Agent Rollout¶

Warning

The findings discussed here are based on preliminary observations and have not been rigorously validated through controlled experiments.

Rollout for LLM¶

In reinforcement learning, rollout refers to the stage where the LLM generates the responses to queries. The queries and responses will be concatenated later in the training stage, to calculate the advantages and update the LLM. To maximize the trainig efficiency, the rollout stage is a balance between exploration and exploitation.

Traditionaly, this is achieved by setting a proper temperature (e.g. 1.0). A higher temperature encourage the model to generate more diverse responses (explore more), while a lower temperature limits the model to generate more accurate responses.

Rollout for Agent¶

However, things become more complicated for agents: The rollout for agents is naturally multi-turn, where agents first generate responses, call tools, then get the observation from the tool. The rollout is not just affected by previous generated content, but will also be diverged by tool observations. This makes agent rollout more complex and flexible. How do we set the rollout strategy, to maximize the training efficiency?

Unfortunately, there are not many studies explored the agent reinforcement learning, not to say the best rollout strategy. We provide some initial thoughts on how we can do agent rollout for reinforcement learning.

Chain-Search¶

Intuitively, for each query, we generate one response, and call the tool, append the observation... Repeating this process will form a chain-like agent interaction trajectory. This is what AgentFly adopts in the rollout stage. Although intuitive and simple, as there are more and more turns, the rollout trajectories will diverge more and more, possibly making the training unstable.

Tree-Search¶

In contrast to chain-search, tree-search generates multiple responses in each turn, trying to explore more action space for each query and obtain tree-based trajectories. Compared to single chain, tree-search will more likely to obtain both successful and failed trajectories, therefore better for RL learning.

Filtering¶

Some studies show that some trajectories with specific patterns will lead to failture of agent reinforcement learning, even if their rewards are given accurately. SimpleTIR found a pattern, which they call void turns that "contain fragmented code or repetitive sentences and are often triggered by the premature generation of an eos token" [1].

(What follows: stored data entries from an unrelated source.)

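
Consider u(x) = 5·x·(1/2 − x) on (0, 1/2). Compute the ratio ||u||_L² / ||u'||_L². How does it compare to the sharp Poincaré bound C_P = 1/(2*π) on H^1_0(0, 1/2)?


||u||_L² / ||u'||_L² = sqrt(10)/20 < C_P = 1/(2*π).

u(x) = 5·x·(1/2 − x), so u'(x) = 5/2 - 10*x.
u(x) = 5·x·(1/2 − x) vanishes at x = 0 and x = 1/2, so u ∈ H^1_0(0, 1/2). Differentiate via the product rule and integrate the resulting polynomials term by term.
  ∫_0^1/2 u² dx = ∫_0^1/2 (25*x^4 - 25*x^3 + 25*x^2/4) dx. Term by term:
    ∫_0^1/2 25*x^4 dx = 5/32;  ∫_0^1/2 -25*x^3 dx = -25/64;  ∫_0^1/2 25*x^2/4 dx = 25/96.
  Sum: 5/32 − 25/64 + 25/96 = 5/192.
  ∫_0^1/2 (u')² dx = ∫_0^1/2 (100*x^2 - 50*x + 25/4) dx. Term by term:
    ∫_0^1/2 100*x^2 dx = 25/6;  ∫_0^1/2 -50*x dx = -25/4;  ∫_0^1/2 25/4 dx = 25/8.
  Sum: 25/6 − 25/4 + 25/8 = 25/24.
∫_0^1/2 u² dx = 5/192, so ||u||_L² = sqrt(15)/24.
∫_0^1/2 (u')² dx = 25/24, so ||u'||_L² = 5*sqrt(6)/12.
Ratio ||u||_L² / ||u'||_L² = sqrt(10)/20.
Sharp Poincaré constant on H^1_0(0, 1/2) is C_P = L/π = 1/(2*π), achieved by sin(2*π·x).
A polynomial bump cannot attain the sharp Poincaré constant (only the first sine eigenfunction does), so the ratio is strictly less than C_P, consistent with ||u||_L² ≤ C_P ||u'||_L².


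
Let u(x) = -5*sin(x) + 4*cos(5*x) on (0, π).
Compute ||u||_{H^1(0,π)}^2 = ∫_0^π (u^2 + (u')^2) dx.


||u||_{H^1(0,π)}^2 = 233*π

u'(x) = -20*sin(5*x) - 5*cos(x).
Expand u² and (u')² and integrate term by term on (0, π), using: for integers n ≥ 1, ∫_0^π sin²(nx) dx = ∫_0^π cos²(nx) dx = π/2; for n ≠ n', ∫_0^π sin(nx)sin(n'x) dx = ∫_0^π cos(nx)cos(n'x) dx = 0; and by product-to-sum, ∫_0^π sin(nx)cos(n'x) dx = ½∫_0^π [sin((n+n')x) + sin((n−n')x)] dx, which is 0 when n+n' is even and 2n/(n²−n'²) when n+n' is odd (it need not vanish on (0, π)).
  u² squared terms: (-5)²·∫sin(x)² dx = 25·π/2 = 25*π/2;  (4)²·∫cos(5x)² dx = 16·π/2 = 8*π.
  u² cross terms: 2·(-5)·(4)·∫sin(x)·cos(5x) dx = -40·(0) = 0.
  So ∫_0^π u² dx = 25*π/2 + 8*π + 0 = 41*π/2.
  (u')² squared terms: (-20)²·∫sin(5x)² dx = 400·π/2 = 200*π;  (-5)²·∫cos(x)² dx = 25·π/2 = 25*π/2.
  (u')² cross terms: 2·(-20)·(-5)·∫sin(5x)·cos(x) dx = 200·(0) = 0.
  So ∫_0^π (u')² dx = 200*π + 25*π/2 + 0 = 425*π/2.
||u||_{H^1}^2 = (41*π/2) + (425*π/2) = 233*π.


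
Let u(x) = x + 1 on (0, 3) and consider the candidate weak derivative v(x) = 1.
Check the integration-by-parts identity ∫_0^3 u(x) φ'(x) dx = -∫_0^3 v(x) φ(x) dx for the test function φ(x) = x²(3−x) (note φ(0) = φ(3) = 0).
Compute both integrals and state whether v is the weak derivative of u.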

Single-Turn v.s. Multi-Turn¶

We found that training with shorter turns are more stable then training with longer turns, as shown in our report. This is also validated in other studies like GiGPO [1] and SimpleTIR. Another proposal is to convert multi-turn rollout into single-turn, which have the following benifits: (1) Memory efficient: we can only include the tool call and observations in history. Advantages, losses are only calculated in current turn response. (2) Stable: Training on single turn is much more stable than multi-turn.

Our strategy¶

Currently, we adopt chain-based rollout. For each query, we initially generate n responses. Therefore we maintain n chains. For all generations, we use a fixed temperature. We will explore more on this and we also welcome your contributions!

[1] SimpleTIR: End-to-End Reinforcement Learning for Multi-Turn Tool-Integrated Reasoning

[2] GiGPO: Group-in-Group Policy Optimization for LLM Agent Training

Asynchronous Implementation¶

To make the full rollout pipeline asynchronous, there are three main components consuming time: Generation, Tool Calling, and Reward Calculation.

For generation, we directly wrap verl's asynchronous rollout worker.
For tool calling, we define each execution function to be asynchronous. For tools that require environments, we also ensure the envionment's methods to be asynchronous.
For reward calculation, we adopt similar design as tool for them to be asynchronous.

For details, refer to the specific sections in the documentation.